Milton voters headed to the polls once again Tuesday, this time passing a revised $29.2 million school budget for fiscal year 2018.

The measure is a 1.98 percent, or $565,204, increase from the current fiscal year. Voters approved the ballot item by 87 votes: 758 to 671, official results show.

“It’s a good day, and I just appreciate every ‘yes’ vote,” superintendent Ann Bradshaw said Tuesday night.

With the newly approved budget, education spending per equalized pupil will climb to $14,585, a 3.56 percent increase, over the current year.

Business manager Don Johnson estimated taxpayers with a $250,000 home will see a $11.57 monthly raise on their tax bills.

On Town Meeting Day in early March, voters shot down the original $30.1 million proposed budget, a 5.45 general fund increase, 1,038 to 677. Education spending per equalized pupil would have increased by 6.79 percent.

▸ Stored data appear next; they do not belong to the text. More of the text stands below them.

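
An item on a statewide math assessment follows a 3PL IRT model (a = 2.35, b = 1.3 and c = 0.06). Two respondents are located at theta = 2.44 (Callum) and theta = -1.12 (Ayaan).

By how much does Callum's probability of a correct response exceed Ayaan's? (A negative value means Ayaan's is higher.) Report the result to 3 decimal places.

P(theta) = c + (1 − c) · 1 / (1 + exp(−a(theta − b)))
P(Callum) = 0.9396  [exponent 2.6790]
P(Ayaan) = 0.0632  [exponent -5.6870]
Difference = 0.9396 − 0.0632 = 0.8765

0.876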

School administrators were sent back to the drawing board to see where cuts could be made. One decrease came from diminishing newly proposed programming focused on special education and behavioral intervention.

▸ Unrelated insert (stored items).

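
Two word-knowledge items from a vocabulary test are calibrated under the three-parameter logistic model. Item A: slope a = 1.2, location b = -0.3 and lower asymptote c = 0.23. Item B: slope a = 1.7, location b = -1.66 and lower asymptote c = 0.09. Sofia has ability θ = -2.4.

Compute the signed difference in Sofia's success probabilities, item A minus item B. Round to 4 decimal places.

-0.0041

P(θ) = c + (1 − c) · 1 / (1 + exp(−a(θ − b)))
P_A = 0.2873
P_B = 0.2914
P_A − P_B = -0.0041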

When school trustees approved the $29 million revised proposal late last month, Bradshaw said the district planned to hold off on hiring and making specific cuts until a budget passed.

Now that the district has voters’ approval, Bradshaw said it will post job openings, such as fall athletic coaching positions and a newly proposed world language teacher.

It’s late in the hiring season, though, Bradshaw said, so they have to get moving.

Two school psychologist positions were posted previously, she added, because the change in programming was cost effective at $8,000. The two in-house positions are traded for current contracted services through the Howard Center.

Specific details about what the FY18 budget brings, she said, are still under revision.

“I’m just happy that now we can really concentrate on the work ahead of us rather than retooling,” Bradshaw said. “Now we can move forward in a positive direction and do the best we can with what we have.”

Bradshaw said a couple teachers were handed official reduction-in-force notices, and others were given warning their position could be eliminated. She’ll revisit that to see what final staffing cuts need to occur, she said.

Milton resident and mother Janina Reinhardt talks with election officials Tuesday, expressing a need for the school budget to pass. Children’s education in Milton, she said, depended on it. (Photo by Kaylee Sullivan)

At Monday’s budget informational meeting — attended by school administrators and one community member — Bradshaw reiterated the district will reassign current staff new duties to inch toward its goal of bettering culture and enrichment in Milton schools.

Of the town’s 8,190 registered voters, 1,429 people showed to the polls, town clerk Sheryl Prince confirmed — a 17.4 percent turnout and about 300 fewer voters than the 21 percent turnout in March.

Once the original proposal failed, school trustees, administrators and concerned residents gathered to brainstorm how to get more people to the polls.

Leading up to Tuesday, signs scattered Route 7 and surrounding areas to remind residents of the upcoming vote. When vote day arrived, a group of enthusiastic individuals lined the roadway, encouraging people to turn into the town offices.

Between Town Meeting Day and the revote, 40 more Miltonians registered to vote. About another 12 registered on Tuesday.

“We’re gaining trust, and that’s a good thing,” Bradshaw said. “We want to do more of that. Engage parents more, engage the community more and really get everybody working together toward a common goal.”

Editor’s note: This story originally said taxpayers with a $250,000 home will see a $21 monthly raise on their tax bills. This number was the increase for the budget that failed on Town Meeting Day. The approved maximum estimated FY18 increase is actually $11.57. We regret the error.